Но исследователи вскоре пришли к выводу, что выстроенный ими агрегат вполне можно использовать для регистрации солнечных нейтрино. Заручившись помощью американских коллег, они модифицировали и усовершенствовали свой эксперимент, чтобы детектор реагировал и на солнечные нейтрино. Эксперимент Kamiokande по обнаружению таких нейтрино функционально значительно отличался от исследования, проводившегося в шахте Хоумстейк. Во-первых, для регистрации частиц использовалась вода, а не безводная моющая жидкость. Время от времени солнечный нейтрино сталкивается с электроном в молекуле воды и выбивает его с орбиты, как один бильярдный шар – другой. Этот быстрый электрон оставляет своеобразный след, напоминающий по форме конус света. Такое бледно-голубое свечение получило название «излучение Черенкова»[26], в честь советского физика Павла Алексеевича Черенкова, исследовавшего этот феномен. ФЭУ, усеивающие стенки резервуара с внутренней стороны, способны зарегистрировать любую световую вспышку, а значит – взаимодействие электрона и нейтрино. Эксперимент Kamiokande помогал ответить и еще на два вопроса. По направлению светового конуса исследователи могли судить, откуда пришел нейтрино, а по интенсивности – определять энергию этого нейтрино. Важнейший из недостатков установки Kamiokande был таким же, как и в эксперименте Хоумстейк: установка позволяла зарегистрировать лишь сравнительно высокоэнергетические нейтрино. Другой недостаток заключался в том, что ФЭУ улавливали не только столкновения нейтрино и электронов, но и иные сигналы – например, вызываемые космическими лучами. Но исследователи нашли способ отличать события с участием нейтрино от прочих сигналов (помех) по очертаниям светового конуса.
Отчет о первых итогах охоты на нейтрино в рамках эксперимента Kamiokande вышел летом 1989 г. Независимые результаты, полученные японскими учеными, воодушевили Рэя Дэвиса: эксперимент Kamiokande не только подтвердил, что часть нейтрино попадает на Землю с Солнца, но и выявил дефицит количества частиц в полном соответствии с прогнозами Бакала – точно такой, какой наблюдался и в эксперименте Хоумстейк. Более того, в течение нескольких следующих лет исследователи из Камиоки также подтвердили, что и энергетический спектр улавливаемых нейтрино согласуется с расчетами Бакала.

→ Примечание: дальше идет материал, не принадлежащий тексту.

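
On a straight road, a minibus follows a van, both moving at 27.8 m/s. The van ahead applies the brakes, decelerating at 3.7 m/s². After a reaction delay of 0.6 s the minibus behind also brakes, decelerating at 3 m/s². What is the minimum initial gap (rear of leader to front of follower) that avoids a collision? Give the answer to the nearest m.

Minimum gap ≈ 41 m

Leader travels v²/(2a_L) = 772.840 / 7.400 = 104.438 m before stopping.
Follower covers v·t_r = 27.8000 × 0.6 = 16.680 m while reacting, then v²/(2a_F) = 772.840 / 6.000 = 128.807 m while braking, for a total of 16.680 + 128.807 = 145.487 m.
Since a_F ≤ a_L and the follower starts braking later, the follower is never slower than the leader, so the closest approach is when both have stopped.
Minimum gap = 145.487 − 104.438 = 41.049 m.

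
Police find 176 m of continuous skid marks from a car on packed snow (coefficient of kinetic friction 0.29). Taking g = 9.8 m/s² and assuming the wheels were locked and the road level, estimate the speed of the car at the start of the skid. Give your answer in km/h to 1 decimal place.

Deceleration a = μg = 0.29 × 9.8 = 2.842 m/s².
v = √(2a·d) = √(2 × 2.842 × 176) = √1000.384 = 31.6288 m/s.
= 31.6288 × 3.6 = 113.864 km/h.

Initial speed ≈ 113.9 km/h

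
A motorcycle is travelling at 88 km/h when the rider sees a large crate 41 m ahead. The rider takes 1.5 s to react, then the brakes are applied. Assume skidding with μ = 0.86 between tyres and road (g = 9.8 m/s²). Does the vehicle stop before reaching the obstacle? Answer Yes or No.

No

88 km/h ÷ 3.6 = 24.4444 m/s.
a = μg = 0.86 × 9.8 = 8.428 m/s².
Reaction distance = 24.4444 × 1.5 = 36.667 m.
Braking distance = v²/(2a) = 597.529 / 16.856 = 35.449 m.
Total stopping distance = 36.667 + 35.449 = 72.116 m, vs 41 m available — it cannot stop in time and overshoots by 72.116 − 41 = 31.116 m.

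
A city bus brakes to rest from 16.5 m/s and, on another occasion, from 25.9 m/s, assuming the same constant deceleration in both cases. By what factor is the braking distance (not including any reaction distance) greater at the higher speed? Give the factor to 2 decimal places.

Braking distance d = v²/(2a), so with a fixed, d ∝ v².
Factor = (25.9/16.5)² = 1.5697² = 2.4640.

Factor ≈ 2.46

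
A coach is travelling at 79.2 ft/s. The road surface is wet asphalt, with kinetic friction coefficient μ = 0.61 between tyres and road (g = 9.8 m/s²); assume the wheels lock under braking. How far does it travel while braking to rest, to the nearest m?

79.2 ft/s × 0.3048 = 24.1402 m/s.
a = μg = 0.61 × 9.8 = 5.978 m/s².
Braking distance = v²/(2a) = 24.1402² / (2 × 5.978) = 582.749 / 11.956 = 48.741 m.

Braking distance ≈ 49 m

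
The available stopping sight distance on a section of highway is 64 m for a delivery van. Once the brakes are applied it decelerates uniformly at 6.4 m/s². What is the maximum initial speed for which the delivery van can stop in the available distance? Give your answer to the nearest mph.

v²/(2a) = d ⇒ v = √(2 × 6.400 × 64) = √819.20 = 28.6217 m/s.
28.6217 m/s ÷ 0.44704 = 64.025 mph.

Maximum speed ≈ 64 mph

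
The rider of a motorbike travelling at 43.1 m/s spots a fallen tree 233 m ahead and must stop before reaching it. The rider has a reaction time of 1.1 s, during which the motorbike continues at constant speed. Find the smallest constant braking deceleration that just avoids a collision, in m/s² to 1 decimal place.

Required deceleration ≈ 5.0 m/s²

Distance covered during reaction = 43.1000 × 1.1 = 47.410 m.
Distance available for braking: 233 − 47.410 = 185.590 m.
v² = 2a·d ⇒ a = v²/(2d) = 43.1000² / (2 × 185.590) = 1857.610 / 371.180 = 5.0046 m/s².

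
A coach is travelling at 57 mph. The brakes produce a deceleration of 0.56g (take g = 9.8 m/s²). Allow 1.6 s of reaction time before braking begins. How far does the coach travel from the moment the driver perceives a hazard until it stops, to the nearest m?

Total stopping distance ≈ 100 m

57 mph × 0.44704 = 25.4813 m/s.
a = 0.56 × 9.8 = 5.488 m/s².
Reaction distance = v·t_r = 25.4813 × 1.6 = 40.770 m.
Braking distance = v²/(2a) = 25.4813² / (2 × 5.488) = 649.297 / 10.976 = 59.156 m.
Total = 40.770 + 59.156 = 99.926 m.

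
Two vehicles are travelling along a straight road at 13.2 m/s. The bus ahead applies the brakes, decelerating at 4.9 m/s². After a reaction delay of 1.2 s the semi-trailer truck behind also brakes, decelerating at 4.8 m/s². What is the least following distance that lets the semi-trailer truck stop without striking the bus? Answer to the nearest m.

Leader travels v²/(2a_L) = 174.240 / 9.800 = 17.780 m before stopping.
Follower covers v·t_r = 13.2000 × 1.2 = 15.840 m while reacting, then v²/(2a_F) = 174.240 / 9.600 = 18.150 m while braking, for a total of 15.840 + 18.150 = 33.990 m.
Since a_F ≤ a_L and the follower starts braking later, the follower is never slower than the leader, so the closest approach is when both have stopped.
Minimum gap = 33.990 − 17.780 = 16.210 m.

Minimum gap ≈ 16 m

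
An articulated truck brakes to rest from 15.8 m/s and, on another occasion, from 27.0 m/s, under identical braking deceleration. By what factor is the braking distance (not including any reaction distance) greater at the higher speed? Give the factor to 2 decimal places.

Braking distance d = v²/(2a), so with a fixed, d ∝ v².
Factor = (27.0/15.8)² = 1.7089² = 2.9203.

Factor ≈ 2.92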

Оставалось признать, что Дэвис и Бакал с самого начала были правы и явный дефицит наблюдаемых солнечных нейтрино – реальность. Что же это означало? Бакал, испытавший огромное облегчение, узнав о результатах эксперимента Kamiokande, так ответил на этот вопрос: «Я почувствовал: ага, вот мы и исключили вероятность того, что экспериментальные результаты в чем-то ошибочны. Я полностью уверился, что моя теория верна. Показалось, что наконец-то у нас началась светлая полоса». Выяснилось, что дефицит нейтрино открывает путь к новой физике – впрочем, отнюдь не новой, по крайней мере для Бруно Понтекорво, указавшего этот путь еще несколькими десятилетиями ранее.